What is perhaps different about therapy is that the relationship is supposed to bring out your unfinished business and unfulfilled needs and wishes. It will also bring out your fears and mistrust. When you let yourself be vulnerable, then your mind will naturally be on the lookout to prevent surprises. The big point here is not to be shocked or surprised if you find yourself afraid of or mistrusting your therapist. Especially for those who have experienced betrayal or disappointment, it is natural to look for and expect something similar from your therapist, even without any evidence.
If you have been betrayed in the past, in spite of your positive initial impression, a part of your mind will almost certainly be ready to think the therapist has the same bad motivations as those who long ago betrayed you. You may not dare think this consciously or articulate it, but as time goes on, and you feel more confident, it is expectable that questions will arise. “Why did he or she say such a painful thing now? It could only be to see me hurt.”
Just as in other relationships, the weak link is your perception of the other person’s secret motivations. You may look at outward behavior and convince yourself that the only way the person could have done this is out of a desire to hurt or manipulate you. Gauging other people’s motivations is one of the biggest sources of seemingly certain but totally wrong conclusions. It is no less so in therapy. Hopefully, you will have developed a robust level of trust before that happens, so the two of you can talk it through, all the way to the bottom of the problem.
Your instinct may be to stay quiet because of dysfunctional caregivers from your past. If your early parental figures were never willing to admit they were wrong, or did it only in a way that blocked you from expressing your disappointment, you may blame yourself and feel reluctant to speak up. The worst are the ones who are apologetic about their failures but don’t change. They make it much harder for you to respect your own hurt and anger. If they gave you the job of shoring up their insecurity, then in therapy you may want to “protect” your therapist. When grown-ups fail to take responsibility for addressing their shortcomings, then the children take up the slack. Children feel responsible and naturally ashamed when they can’t fix the problem.

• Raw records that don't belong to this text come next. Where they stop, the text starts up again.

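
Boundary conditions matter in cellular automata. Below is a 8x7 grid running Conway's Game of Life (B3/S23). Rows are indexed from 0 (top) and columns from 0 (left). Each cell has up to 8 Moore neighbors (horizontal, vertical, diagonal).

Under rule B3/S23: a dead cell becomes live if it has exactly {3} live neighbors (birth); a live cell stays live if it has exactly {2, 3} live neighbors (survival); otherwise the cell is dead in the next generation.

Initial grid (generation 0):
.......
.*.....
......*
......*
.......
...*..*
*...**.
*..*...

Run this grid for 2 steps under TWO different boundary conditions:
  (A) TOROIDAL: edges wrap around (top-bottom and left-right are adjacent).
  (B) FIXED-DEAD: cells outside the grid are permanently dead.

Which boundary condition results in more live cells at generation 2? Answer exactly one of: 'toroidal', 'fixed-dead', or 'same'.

Under TOROIDAL boundary, generation 2:
.......
.......
.......
.......
.....*.
...*..*
*..*...
...**.*
Population = 8

Under FIXED-DEAD boundary, generation 2:
.......
.......
.......
.......
.......
...*.*.
...*...
...***.
Population = 6

Comparison: toroidal=8, fixed-dead=6 -> toroidal

Answer: toroidal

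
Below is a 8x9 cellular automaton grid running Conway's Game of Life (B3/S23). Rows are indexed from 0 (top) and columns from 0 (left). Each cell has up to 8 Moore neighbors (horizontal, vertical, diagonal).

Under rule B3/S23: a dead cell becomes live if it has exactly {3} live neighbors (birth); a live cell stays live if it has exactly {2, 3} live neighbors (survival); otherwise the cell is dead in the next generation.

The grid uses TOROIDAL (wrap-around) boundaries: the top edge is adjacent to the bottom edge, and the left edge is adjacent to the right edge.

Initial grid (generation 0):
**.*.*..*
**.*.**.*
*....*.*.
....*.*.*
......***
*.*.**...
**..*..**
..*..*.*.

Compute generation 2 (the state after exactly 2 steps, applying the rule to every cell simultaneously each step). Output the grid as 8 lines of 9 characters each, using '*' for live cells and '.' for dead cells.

Simulating step by step:
Generation 0 (given above): 32 live cells
Generation 1: 21 live cells
...*.*...
.....*...
.*.......
*........
*..**.*.*
...***...
*.*.*..*.
..**.*.*.
Generation 2: 22 live cells
(generation 2 grid is the final answer)

Answer: ..**.*...
....*....
.........
**......*
*..*....*
***...**.
.**.....*
.**..*..*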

Dr. Smith says, “You must speak up.” I can’t emphasize this enough. It is really hard to get yourself to take the risk of bringing up questions about your therapist. You have to do it, because if you don’t, then your mind will settle on the silent conclusion that your therapist is not trustworthy, and the old defenses will shield you from healing and growing.

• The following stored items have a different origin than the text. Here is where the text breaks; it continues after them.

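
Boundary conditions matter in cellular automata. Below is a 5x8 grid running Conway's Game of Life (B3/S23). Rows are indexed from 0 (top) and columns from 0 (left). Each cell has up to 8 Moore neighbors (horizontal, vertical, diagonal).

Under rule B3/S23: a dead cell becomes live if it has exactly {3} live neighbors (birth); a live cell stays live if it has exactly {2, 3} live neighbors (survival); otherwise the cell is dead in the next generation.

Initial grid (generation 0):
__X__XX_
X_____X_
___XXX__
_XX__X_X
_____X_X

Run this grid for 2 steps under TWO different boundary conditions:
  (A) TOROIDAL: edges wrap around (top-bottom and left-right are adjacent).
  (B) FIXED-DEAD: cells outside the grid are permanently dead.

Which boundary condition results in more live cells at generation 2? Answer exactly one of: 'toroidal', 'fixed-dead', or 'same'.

Answer: toroidal

Derivation:
Under TOROIDAL boundary, generation 2:
_XXX_X__
_X_X___X
_____X__
________
X_X__X_X
Population = 12

Under FIXED-DEAD boundary, generation 2:
_____XX_
___X__X_
_X___XX_
_X___X__
________
Population = 9

Comparison: toroidal=12, fixed-dead=9 -> toroidal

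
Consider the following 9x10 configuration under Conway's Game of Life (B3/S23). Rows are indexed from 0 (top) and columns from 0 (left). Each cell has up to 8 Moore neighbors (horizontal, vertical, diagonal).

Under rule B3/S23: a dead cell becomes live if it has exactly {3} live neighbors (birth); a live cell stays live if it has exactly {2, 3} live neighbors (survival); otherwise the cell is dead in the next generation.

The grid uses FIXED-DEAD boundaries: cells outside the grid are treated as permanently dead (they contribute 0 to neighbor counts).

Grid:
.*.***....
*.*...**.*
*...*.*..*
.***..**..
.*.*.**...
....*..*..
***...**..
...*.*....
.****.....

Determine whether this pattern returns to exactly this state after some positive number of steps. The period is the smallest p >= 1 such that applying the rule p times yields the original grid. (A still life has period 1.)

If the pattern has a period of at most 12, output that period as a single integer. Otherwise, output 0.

Answer: 0

Derivation:
Simulating and comparing each generation to the original:
Gen 0 (original, given above): 35 live cells
Gen 1: 36 live cells, differs from original
Gen 2: 31 live cells, differs from original
Gen 3: 30 live cells, differs from original
Gen 4: 35 live cells, differs from original
Gen 5: 30 live cells, differs from original
Gen 6: 26 live cells, differs from original
Gen 7: 24 live cells, differs from original
Gen 8: 30 live cells, differs from original
Gen 9: 20 live cells, differs from original
Gen 10: 20 live cells, differs from original
Gen 11: 22 live cells, differs from original
Gen 12: 26 live cells, differs from original
No period found within 12 steps.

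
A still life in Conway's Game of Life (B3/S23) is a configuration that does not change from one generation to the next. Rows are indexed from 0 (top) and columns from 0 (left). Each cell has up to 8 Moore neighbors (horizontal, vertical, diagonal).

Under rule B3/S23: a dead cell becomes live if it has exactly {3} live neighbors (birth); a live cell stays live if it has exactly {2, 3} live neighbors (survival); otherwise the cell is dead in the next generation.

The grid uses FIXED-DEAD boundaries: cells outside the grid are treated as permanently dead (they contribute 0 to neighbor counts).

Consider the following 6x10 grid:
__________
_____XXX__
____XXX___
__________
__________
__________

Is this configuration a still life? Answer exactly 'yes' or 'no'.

Compute generation 1 and compare to generation 0 (given above):
Generation 1:
______X___
____X__X__
____X__X__
_____X____
__________
__________
Cell (0,6) differs: gen0=0 vs gen1=1 -> NOT a still life.

Answer: no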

Every therapist has made mistakes. Therapists are professionals and are accustomed to being held accountable and even criticized. A good one will not be defensive but will be open to the possibility of having made an error or shown a dysfunctional side. He or she will be ready to work with you to evaluate the situation so as to understand just what happened and why. A therapist who has been taught to remain “neutral” may not be as actively helpful, but should not be actively defensive or blaming.
If your therapist does not respond in a professional way, then he or she may not be the therapist for you. Once again, it will help to confer with others.
So, Nina, I hope these posts answer some of your questions. I welcome your comments and everyone else’s as this is a very big and important subject.